3. God is always actively working out his loving plan of redemption.

Jonah’s response to God’s awareness, activity, and control?
He calls for Him.

In his distress…
1. He calls out for mercy.
2. He calls out for help from the One opposing him.
3. He calls out from his reservoir.

John Mark Comer
“For those of us who desire to follow Jesus, here is the reality we must turn and face: If we’re not being intentionally formed by Jesus himself, then it’s highly likely we are being unintentionally formed by someone or something else.”

Jonah’s Response to his active opposition to God?
He owns his sin.

Paul Tripp
“Where you look for awe will shape the direction of your life. Your source of awe will control you, your decisions and the course your story takes.”

Jonah 2:8
Those who cling to worthless idols turn away from God’s love for them.

Jonah 2:7
“When my life was ebbing away, I remembered you Lord, and my prayer rose to you, to your holy temple.”

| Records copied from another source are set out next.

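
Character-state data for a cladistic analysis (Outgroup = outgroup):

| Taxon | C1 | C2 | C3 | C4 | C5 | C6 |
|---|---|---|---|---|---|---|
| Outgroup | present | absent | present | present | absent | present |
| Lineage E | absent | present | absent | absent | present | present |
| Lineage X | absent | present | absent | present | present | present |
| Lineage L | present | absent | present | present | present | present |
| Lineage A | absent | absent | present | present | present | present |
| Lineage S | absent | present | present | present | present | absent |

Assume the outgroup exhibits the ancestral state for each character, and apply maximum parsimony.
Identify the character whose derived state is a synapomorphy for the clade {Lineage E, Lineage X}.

Character polarity is set by the outgroup: the derived state is whichever differs from the outgroup's state, so for C1, C3, C4, C6 the derived state is 'absent', and for the remaining characters it is 'present'.
C1: derived state 'absent' in Lineage A, Lineage E, Lineage S, and Lineage X only — synapomorphy for {Lineage A, Lineage E, Lineage S, Lineage X}.
C2 (derived state 'present') is shared by Lineage E, Lineage S, and Lineage X — a synapomorphy uniting that clade.
C3 (derived state 'absent') is shared by Lineage E and Lineage X — a synapomorphy uniting that clade.
C4: derived state 'absent' in Lineage E only — an autapomorphy, so it tells us nothing about relationships among taxa.
All ingroup taxa share the derived state 'present' for C5; it defines the ingroup but does not resolve relationships within it.
C6 (derived state 'absent') is unique to Lineage S (autapomorphy; uninformative for grouping).
Most parsimonious ingroup topology: ((((Lineage E,Lineage X),Lineage S),Lineage A),Lineage L).
The clade {Lineage E, Lineage X} is supported by C3: its derived state 'absent' occurs in exactly those taxa and in no other taxon (including the outgroup).

C3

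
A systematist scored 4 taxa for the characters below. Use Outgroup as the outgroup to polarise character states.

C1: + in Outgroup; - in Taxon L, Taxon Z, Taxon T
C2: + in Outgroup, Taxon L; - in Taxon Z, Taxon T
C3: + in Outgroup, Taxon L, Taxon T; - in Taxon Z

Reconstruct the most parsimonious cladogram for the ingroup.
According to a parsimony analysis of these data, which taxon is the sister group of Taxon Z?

The outgroup has state '+' for every character, so '-' is the derived state throughout.
C1 (derived state '-') is shared by all ingroup taxa — unites the whole ingroup.
C2 (derived state '-') is shared by Taxon T and Taxon Z — a synapomorphy uniting that clade.
C3 (derived state '-') is unique to Taxon Z (autapomorphy; uninformative for grouping).
Most parsimonious ingroup topology: (Taxon L,(Taxon Z,Taxon T)).
Taxon Z and Taxon T form a cherry on this tree, so they are sister taxa.

Taxon T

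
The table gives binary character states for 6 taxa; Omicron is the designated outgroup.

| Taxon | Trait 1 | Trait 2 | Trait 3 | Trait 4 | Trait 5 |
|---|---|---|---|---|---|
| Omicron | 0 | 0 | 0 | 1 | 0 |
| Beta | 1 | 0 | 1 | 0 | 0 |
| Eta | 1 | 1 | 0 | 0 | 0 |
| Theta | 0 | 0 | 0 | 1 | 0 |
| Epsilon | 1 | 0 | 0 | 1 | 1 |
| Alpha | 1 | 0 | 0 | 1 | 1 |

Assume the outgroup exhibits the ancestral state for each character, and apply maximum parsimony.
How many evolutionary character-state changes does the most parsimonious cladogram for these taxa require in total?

5

Character polarity is set by the outgroup: the derived state is whichever differs from the outgroup's state, so for Trait 4 the derived state is '0', and for the remaining characters it is '1'.
Trait 1: derived state '1' in Alpha, Beta, Epsilon, and Eta only — synapomorphy for {Alpha, Beta, Epsilon, Eta}.
Trait 2 (derived state '1') is unique to Eta (autapomorphy; uninformative for grouping).
Trait 3 (derived state '1') is unique to Beta (autapomorphy; uninformative for grouping).
Trait 4: derived state '0' in Beta and Eta only — synapomorphy for {Beta, Eta}.
Trait 5 (derived state '1') is shared by Alpha and Epsilon — a synapomorphy uniting that clade.
Most parsimonious ingroup topology: (((Beta,Eta),(Epsilon,Alpha)),Theta).
Changes per character on this tree: Trait 1: 1; Trait 2: 1; Trait 3: 1; Trait 4: 1; Trait 5: 1.
Total = 5.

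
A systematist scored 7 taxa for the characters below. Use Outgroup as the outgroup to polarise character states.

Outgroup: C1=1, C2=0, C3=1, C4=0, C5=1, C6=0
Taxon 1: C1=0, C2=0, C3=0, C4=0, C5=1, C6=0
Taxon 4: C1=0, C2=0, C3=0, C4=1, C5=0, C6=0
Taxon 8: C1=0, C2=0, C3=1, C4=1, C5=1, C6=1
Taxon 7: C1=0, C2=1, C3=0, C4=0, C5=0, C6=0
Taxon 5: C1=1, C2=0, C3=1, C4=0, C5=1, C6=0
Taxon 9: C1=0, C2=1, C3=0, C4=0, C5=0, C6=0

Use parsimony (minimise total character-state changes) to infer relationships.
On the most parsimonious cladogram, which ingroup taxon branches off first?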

Jonah’s response to God’s love and redemptive plan?
He embraces it.

Jonah 2:9
But I, with shouts of grateful praise, will sacrifice to you. What I have vowed I will make good. I will say, ‘Salvation comes from the Lord.’”

Romans 8:31-39
What, then, shall we say in response to these things? If God is for us, who can be against us? He who did not spare his own Son, but gave him up for us all—how will he not also, along with him, graciously give us all things? Who will bring any charge against those whom God has chosen? It is God who justifies. Who then is the one who condemns? No one. Christ Jesus who died—more than that, who was raised to life—is at the right hand of God and is also interceding for us. Who shall separate us from the love of Christ? Shall trouble or hardship or persecution or famine or nakedness or danger or sword? As it is written: “For your sake we face death all day long; we are considered as sheep to be slaughtered.” No, in all these things we are more than conquerors through him who loved us. For I am convinced that neither death nor life, neither angels nor demons, neither the present nor the future, nor any powers, neither height nor depth, nor anything else in all creation, will be able to separate us from the love of God that is in Christ Jesus our Lord.